Community Acquired Pneumonia



A specific etiological diagnosis is often difficult or impossible to make in community-acquired pneumonia. Given this, the true incidence of each microbial etiology is unknown. In an other­wise healthy host, probably 95 to 99 per cent of community-acquired pneumonias are due to viral, mycoplasma, pneumococcal (Streptococcus pneumoniae) or Legionella infections, and some authors estimate that viruses and mycoplasma ac­count for more than half. In patients with under­lying disease, other organisms may be found which fortunately tend to follow a certain pre­dictable pattern: Streptococcus pneumoniae, Staphylococcus aureus, and Haemophilus influ­enzae are commonly responsible for bacterial pneumonia following influenza; S. pneumoniae and H. influenzae in patients with chronic bron­chitis; and anaerobes in patients with pneumonia following aspiration of oropharyngeal contents. Highly resistant gram-negative bacilli are very rarely responsible for community-acquired pneu­monia.
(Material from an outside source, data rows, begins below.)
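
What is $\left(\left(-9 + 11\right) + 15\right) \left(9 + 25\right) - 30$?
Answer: $548$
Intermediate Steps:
$\left(\left(-9 + 11\right) + 15\right) \left(9 + 25\right) - 30 = \left(2 + 15\right) 34 - 30 = 17 \cdot 34 - 30 = 578 - 30 = 548$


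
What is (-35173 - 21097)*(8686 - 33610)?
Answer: 1402473480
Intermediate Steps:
(-35173 - 21097)*(8686 - 33610) = -56270*(-24924) = 1402473480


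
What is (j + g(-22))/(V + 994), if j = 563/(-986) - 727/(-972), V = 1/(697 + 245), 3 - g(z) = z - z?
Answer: 239013817/74782449234 ≈ 0.0031961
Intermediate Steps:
g(z) = 3 (g(z) = 3 - (z - z) = 3 - 1*0 = 3 + 0 = 3)
V = 1/942 ≈ 0.0010616
j = 84793/479196 (j = 563*(-1/986) - 727*(-1/972) = -563/986 + 727/972 = 84793/479196 ≈ 0.17695)
(j + g(-22))/(V + 994) = (84793/479196 + 3)/(1/942 + 994) = 1522381/(479196*(936349/942)) = (1522381/479196)*(942/936349) = 239013817/74782449234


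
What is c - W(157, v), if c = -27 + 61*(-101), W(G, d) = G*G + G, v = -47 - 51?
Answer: -30994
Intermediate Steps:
v = -98
W(G, d) = G + G² (W(G, d) = G² + G = G + G²)
c = -6188 (c = -27 - 6161 = -6188)
c - W(157, v) = -6188 - 157*(1 + 157) = -6188 - 157*158 = -6188 - 1*24806 = -6188 - 24806 = -30994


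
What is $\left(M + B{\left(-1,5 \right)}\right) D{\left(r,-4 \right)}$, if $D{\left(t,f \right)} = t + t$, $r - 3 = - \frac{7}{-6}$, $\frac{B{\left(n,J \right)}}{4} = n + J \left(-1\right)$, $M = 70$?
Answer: $\frac{1150}{3} \approx 383.33$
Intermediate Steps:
$B{\left(n,J \right)} = - 4 J + 4 n$ ($B{\left(n,J \right)} = 4 \left(n + J \left(-1\right)\right) = 4 \left(n - J\right) = - 4 J + 4 n$)
$r = \frac{25}{6}$ ($r = 3 - \frac{7}{-6} = 3 - - \frac{7}{6} = 3 + \frac{7}{6} = \frac{25}{6} \approx 4.1667$)
$D{\left(t,f \right)} = 2 t$
$\left(M + B{\left(-1,5 \right)}\right) D{\left(r,-4 \right)} = \left(70 + \left(\left(-4\right) 5 + 4 \left(-1\right)\right)\right) 2 \cdot \frac{25}{6} = \left(70 - 24\right) \frac{25}{3} = 46 \cdot \frac{25}{3} = \frac{1150}{3}$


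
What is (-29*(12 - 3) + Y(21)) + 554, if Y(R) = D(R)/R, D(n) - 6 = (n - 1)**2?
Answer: 937/3 ≈ 312.33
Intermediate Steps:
D(n) = 6 + (-1 + n)**2 (D(n) = 6 + (n - 1)**2 = 6 + (-1 + n)**2)
Y(R) = (6 + (-1 + R)**2)/R
(-29*(12 - 3) + Y(21)) + 554 = (-29*(12 - 3) + (6 + (-1 + 21)**2)/21) + 554 = (-29*9 + (6 + 20**2)/21) + 554 = (-261 + (6 + 400)/21) + 554 = (-261 + (1/21)*406) + 554 = (-261 + 58/3) + 554 = -725/3 + 554 = 937/3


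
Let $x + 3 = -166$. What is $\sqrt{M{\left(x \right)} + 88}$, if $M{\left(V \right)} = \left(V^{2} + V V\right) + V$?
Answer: $\sqrt{57041} \approx 238.83$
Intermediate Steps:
$x = -169$ ($x = -3 - 166 = -169$)
$M{\left(V \right)} = V + 2 V^{2}$ ($M{\left(V \right)} = \left(V^{2} + V^{2}\right) + V = 2 V^{2} + V = V + 2 V^{2}$)
$\sqrt{M{\left(x \right)} + 88} = \sqrt{- 169 \left(1 + 2 \left(-169\right)\right) + 88} = \sqrt{- 169 \left(1 - 338\right) + 88} = \sqrt{\left(-169\right) \left(-337\right) + 88} = \sqrt{56953 + 88} = \sqrt{57041}$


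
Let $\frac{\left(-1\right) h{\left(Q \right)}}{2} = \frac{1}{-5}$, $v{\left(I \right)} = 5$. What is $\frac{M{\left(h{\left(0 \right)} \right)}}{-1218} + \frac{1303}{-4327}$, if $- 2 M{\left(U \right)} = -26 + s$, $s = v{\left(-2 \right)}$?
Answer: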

If pneumonia is suspected, a physical exami­nation is essential; however, even in the absence of abnormal physical signs, such as crackles or evidence of consolidation, pneumonia may be present. A chest x-ray is required to differentiate pneumonia (infiltrate expected) from bronchitis. While certain radiological patterns have been as­sociated with different organisms, such associa­tions are of a nonspecific nature and are of little value in an individual patient. Serology may be obtained if viral, mycoplasma, or Legionella in­fection is suspected but does not aid immediate clinical decisions because a delay is incurred in demonstrating a rising titer (up to five weeks). Sputum cultures are also of limited value. Sen­sitivity is only 50 per cent for pneumococci, and other fastidious organisms are difficult to culture or are overgrown by oral flora. If positive, cultures of blood or pleural fluid provide a precise etio­logical diagnosis, but negative results are much more common. Sputum Gram’s stain remains the time-honored approach, but some patients are un­able to expectorate, and even when sputum is ob­tained, it is usually of poor quality and contam­inated by oral flora 75 per cent of the time. When an optimal specimen is obtained with extreme care, there is still a 38 per cent false-negative rate for pneumococcal pneumonia. Invasive tech­niques to obtain selective cultures are rarely re­quired in community-acquired pneumonia.
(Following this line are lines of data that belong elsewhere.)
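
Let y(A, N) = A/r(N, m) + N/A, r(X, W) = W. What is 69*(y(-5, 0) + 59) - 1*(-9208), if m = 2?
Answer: 26213/2 ≈ 13107.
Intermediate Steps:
y(A, N) = A/2 + N/A
69*(y(-5, 0) + 59) - 1*(-9208) = 69*(((½)*(-5) + 0/(-5)) + 59) - 1*(-9208) = 69*((-5/2 + 0*(-⅕)) + 59) + 9208 = 69*((-5/2 + 0) + 59) + 9208 = 69*(-5/2 + 59) + 9208 = 69*(113/2) + 9208 = 7797/2 + 9208 = 26213/2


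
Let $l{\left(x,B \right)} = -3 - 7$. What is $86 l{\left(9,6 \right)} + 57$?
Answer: $-803$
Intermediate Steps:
$l{\left(x,B \right)} = -10$ ($l{\left(x,B \right)} = -3 - 7 = -10$)
$86 l{\left(9,6 \right)} + 57 = 86 \left(-10\right) + 57 = -860 + 57 = -803$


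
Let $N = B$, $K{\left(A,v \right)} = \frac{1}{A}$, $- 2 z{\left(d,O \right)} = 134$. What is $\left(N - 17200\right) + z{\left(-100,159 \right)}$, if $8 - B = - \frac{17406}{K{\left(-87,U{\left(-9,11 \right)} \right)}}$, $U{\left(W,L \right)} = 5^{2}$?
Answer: $-1531581$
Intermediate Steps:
$U{\left(W,L \right)} = 25$
$z{\left(d,O \right)} = -67$ ($z{\left(d,O \right)} = \left(- \frac{1}{2}\right) 134 = -67$)
$B = -1514314$ ($B = 8 - - \frac{17406}{\frac{1}{-87}} = 8 - - \frac{17406}{- \frac{1}{87}} = 8 - \left(-17406\right) \left(-87\right) = 8 - 1514322 = -1514314$)
$N = -1514314$
$\left(N - 17200\right) + z{\left(-100,159 \right)} = \left(-1514314 - 17200\right) - 67 = -1531514 - 67 = -1531581$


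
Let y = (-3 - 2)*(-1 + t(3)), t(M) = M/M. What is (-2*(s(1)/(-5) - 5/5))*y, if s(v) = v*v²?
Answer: 0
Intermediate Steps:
s(v) = v³
t(M) = 1
y = 0 (y = (-3 - 2)*(-1 + 1) = -5*0 = 0)
(-2*(s(1)/(-5) - 5/5))*y = -2*(1³/(-5) - 5/5)*0 = -2*(1*(-⅕) - 5*⅕)*0 = -2*(-⅕ - 1)*0 = -2*(-6/5)*0 = (12/5)*0 = 0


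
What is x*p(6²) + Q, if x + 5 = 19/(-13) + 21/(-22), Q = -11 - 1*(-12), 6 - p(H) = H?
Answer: 31958/143 ≈ 223.48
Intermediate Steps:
p(H) = 6 - H
Q = 1 (Q = -11 + 12 = 1)
x = -2121/286 (x = -5 + (19/(-13) + 21/(-22)) = -5 + (19*(-1/13) + 21*(-1/22)) = -5 + (-19/13 - 21/22) = -5 - 691/286 = -2121/286 ≈ -7.4161)
x*p(6²) + Q = -2121*(6 - 1*6²)/286 + 1 = -2121*(6 - 1*36)/286 + 1 = -2121*(6 - 36)/286 + 1 = -2121/286*(-30) + 1 = 31815/143 + 1 = 31958/143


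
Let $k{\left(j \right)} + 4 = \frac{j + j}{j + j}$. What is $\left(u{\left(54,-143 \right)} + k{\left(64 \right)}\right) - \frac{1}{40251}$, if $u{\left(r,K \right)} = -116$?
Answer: $- \frac{4789870}{40251} \approx -119.0$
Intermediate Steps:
$k{\left(j \right)} = -3$ ($k{\left(j \right)} = -4 + \frac{j + j}{j + j} = -4 + \frac{2 j}{2 j} = -4 + 2 j \frac{1}{2 j} = -4 + 1 = -3$)
$\left(u{\left(54,-143 \right)} + k{\left(64 \right)}\right) - \frac{1}{40251} = \left(-116 - 3\right) - \frac{1}{40251} = -119 - \frac{1}{40251} = - \frac{4789870}{40251}$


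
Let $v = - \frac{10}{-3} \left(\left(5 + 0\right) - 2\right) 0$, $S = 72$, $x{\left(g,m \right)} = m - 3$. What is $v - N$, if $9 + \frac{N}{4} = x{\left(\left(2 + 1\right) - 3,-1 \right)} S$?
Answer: $1188$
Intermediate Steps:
$x{\left(g,m \right)} = -3 + m$
$v = 0$ ($v = \left(-10\right) \left(- \frac{1}{3}\right) \left(5 - 2\right) 0 = \frac{10}{3} \cdot 3 \cdot 0 = 10 \cdot 0 = 0$)
$N = -1188$ ($N = -36 + 4 \left(-3 - 1\right) 72 = -36 + 4 \left(\left(-4\right) 72\right) = -36 + 4 \left(-288\right) = -36 - 1152 = -1188$)
$v - N = 0 - -1188 = 0 + 1188 = 1188$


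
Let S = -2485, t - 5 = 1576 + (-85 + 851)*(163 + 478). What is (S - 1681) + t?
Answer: 488421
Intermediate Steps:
t = 492587 (t = 5 + (1576 + (-85 + 851)*(163 + 478)) = 5 + (1576 + 766*641) = 5 + (1576 + 491006) = 5 + 492582 = 492587)
(S - 1681) + t = (-2485 - 1681) + 492587 = -4166 + 492587 = 488421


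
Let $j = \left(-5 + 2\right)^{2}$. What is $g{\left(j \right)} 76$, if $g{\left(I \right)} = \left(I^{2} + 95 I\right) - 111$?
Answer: $62700$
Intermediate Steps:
$j = 9$ ($j = \left(-3\right)^{2} = 9$)
$g{\left(I \right)} = -111 + I^{2} + 95 I$
$g{\left(j \right)} 76 = \left(-111 + 9^{2} + 95 \cdot 9\right) 76 = \left(-111 + 81 + 855\right) 76 = 825 \cdot 76 = 62700$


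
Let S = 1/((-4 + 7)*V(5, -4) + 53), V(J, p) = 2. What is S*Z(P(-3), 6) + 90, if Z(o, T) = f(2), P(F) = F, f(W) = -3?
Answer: 5307/59 ≈ 89.949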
TheraPV is commonly instituted on an empir­ical basis because of the limited information pro­vided by the above diagnostic approaches. One suggested approach is depicted in Figure 23-1. In the normal host, a viral etiology is suggested by the presence of a dry cough and systemic illness jn a young person. A bacterial infection is com­moner in adult patients, who often present sud­denly with rigors, productive cough, chest pain, and a high white cell count. Patients with Legion­ella infection have features of both. Erythro­mycin is the most practical empirical agent, as it is the drug of choice for mycoplasma and Legion­ella infection and is also useful in pneumo­coccal pneumonia. The antibiotic selected for an abnormal host depends on the specific circum­stances . The decision of whether to hospitalize the patient is often based on the pa­tient’s underlying disease status.